Che i mezzi adottati, soprattutto se violenti e dannosi per persone e cose, non siano condivisibili è una banalità da neppur ricordare così come il fatto che il cambiamento deve essere accompagnato da proposte concrete e fattibili, altrimenti la protesta è fine a se stessa, ma dobbiamo meditare, a partire dai governanti, perché siamo arrivati a ciò, se un fondamento di realtà sussiste, se stiamo oltrepassando il limite della sostenibilità e tendendo ad adattarci a condizioni indegne per un paese che si vuol definire civile ed avanzato, se un’ esame di coscienza sia necessario, dopo di che si deve agire, rapidamente perché eventi di questo tipo non si susseguano e dilaghino incrementando partecipanti ed utilizzando modi sempre più drastici.
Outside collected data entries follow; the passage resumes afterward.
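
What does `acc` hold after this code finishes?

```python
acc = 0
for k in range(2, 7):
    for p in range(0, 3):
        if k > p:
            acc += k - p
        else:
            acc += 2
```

47

k=2,p=0: 2>0, acc = 0+2 = 2
k=2,p=1: 2>1, acc = 2+1 = 3
k=2,p=2: not 2>2, acc = 3+2 = 5
k=3,p=0: 3>0, acc = 5+3 = 8
k=3,p=1: 3>1, acc = 8+2 = 10
k=3,p=2: 3>2, acc = 10+1 = 11
k=4,p=0: 4>0, acc = 11+4 = 15
k=4,p=1: 4>1, acc = 15+3 = 18
k=4,p=2: 4>2, acc = 18+2 = 20
k=5,p=0: 5>0, acc = 20+5 = 25
k=5,p=1: 5>1, acc = 25+4 = 29
k=5,p=2: 5>2, acc = 29+3 = 32
k=6,p=0: 6>0, acc = 32+6 = 38
k=6,p=1: 6>1, acc = 38+5 = 43
k=6,p=2: 6>2, acc = 43+4 = 47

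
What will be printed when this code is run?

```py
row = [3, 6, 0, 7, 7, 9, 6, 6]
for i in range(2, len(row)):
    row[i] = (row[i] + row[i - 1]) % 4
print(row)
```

[3, 6, 2, 1, 0, 1, 3, 1]

i=2: row[2] = (0+6)%4 = 2 → [3, 6, 2, 7, 7, 9, 6, 6]
i=3: row[3] = (7+2)%4 = 1 → [3, 6, 2, 1, 7, 9, 6, 6]
i=4: row[4] = (7+1)%4 = 0 → [3, 6, 2, 1, 0, 9, 6, 6]
i=5: row[5] = (9+0)%4 = 1 → [3, 6, 2, 1, 0, 1, 6, 6]
i=6: row[6] = (6+1)%4 = 3 → [3, 6, 2, 1, 0, 1, 3, 6]
i=7: row[7] = (6+3)%4 = 1 → [3, 6, 2, 1, 0, 1, 3, 1]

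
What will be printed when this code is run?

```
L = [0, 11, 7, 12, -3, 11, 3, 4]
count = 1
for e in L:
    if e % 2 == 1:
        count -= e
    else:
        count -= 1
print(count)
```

e=0: not odd, count = 1-1 = 0
e=11: odd, count = 0-11 = -11
e=7: odd, count = (-11)-7 = -18
e=12: not odd, count = (-18)-1 = -19
e=-3: odd, count = (-19)-(-3) = -16
e=11: odd, count = (-16)-11 = -27
e=3: odd, count = (-27)-3 = -30
e=4: not odd, count = (-30)-1 = -31

-31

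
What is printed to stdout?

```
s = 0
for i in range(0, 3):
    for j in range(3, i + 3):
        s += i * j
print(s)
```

i=1,j=3: s = 0+3 = 3
i=2,j=3: s = 3+6 = 9
i=2,j=4: s = 9+8 = 17

17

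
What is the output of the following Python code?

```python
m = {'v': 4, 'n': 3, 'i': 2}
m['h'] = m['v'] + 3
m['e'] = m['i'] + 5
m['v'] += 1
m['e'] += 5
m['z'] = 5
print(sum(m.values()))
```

34

m['h'] = m['v']+3 = 7 → {'v': 4, 'n': 3, 'i': 2, 'h': 7}
m['e'] = m['i']+5 = 7 → {'v': 4, 'n': 3, 'i': 2, 'h': 7, 'e': 7}
m['v'] = 4+1 = 5 → {'v': 5, 'n': 3, 'i': 2, 'h': 7, 'e': 7}
m['e'] = 7+5 = 12 → {'v': 5, 'n': 3, 'i': 2, 'h': 7, 'e': 12}
m['z'] = 5 → {'v': 5, 'n': 3, 'i': 2, 'h': 7, 'e': 12, 'z': 5}
sum of values = 34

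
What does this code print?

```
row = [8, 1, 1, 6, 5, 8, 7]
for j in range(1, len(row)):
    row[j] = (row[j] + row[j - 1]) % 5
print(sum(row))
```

j=1: row[1] = (1+8)%5 = 4 → [8, 4, 1, 6, 5, 8, 7]
j=2: row[2] = (1+4)%5 = 0 → [8, 4, 0, 6, 5, 8, 7]
j=3: row[3] = (6+0)%5 = 1 → [8, 4, 0, 1, 5, 8, 7]
j=4: row[4] = (5+1)%5 = 1 → [8, 4, 0, 1, 1, 8, 7]
j=5: row[5] = (8+1)%5 = 4 → [8, 4, 0, 1, 1, 4, 7]
j=6: row[6] = (7+4)%5 = 1 → [8, 4, 0, 1, 1, 4, 1]
sum = 19

19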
Quando la misura è colma e lo strumento democratico sembra non essere sufficiente per porre rimedio e contenere la povertà, la storia ci insegna che si giunge a ciò: alla protesta che parte da manifestazioni con episodi di violenza contenuti e limitati, alla vera guerriglia; ne sono esempi il Sud America, ma senza andare troppo indietro nel tempo e nello spazio, gli “indignados” spagnoli, e le sommosse di Grecia e Portogallo.

Alla politica dunque il compito di rappresentare degnamente i cittadini, curarsi della cosa pubblica e ridare potere all’arma democratica, che non può e non deve essere sminuita e ridotta alla completa inutilità. Gli scenari logici che derivano da un mal contento crescente e diffuso trasversalmente in una società sempre più tesa ed inegualmente oligarchica sono drammaticamente noti fin dai tempi antichi.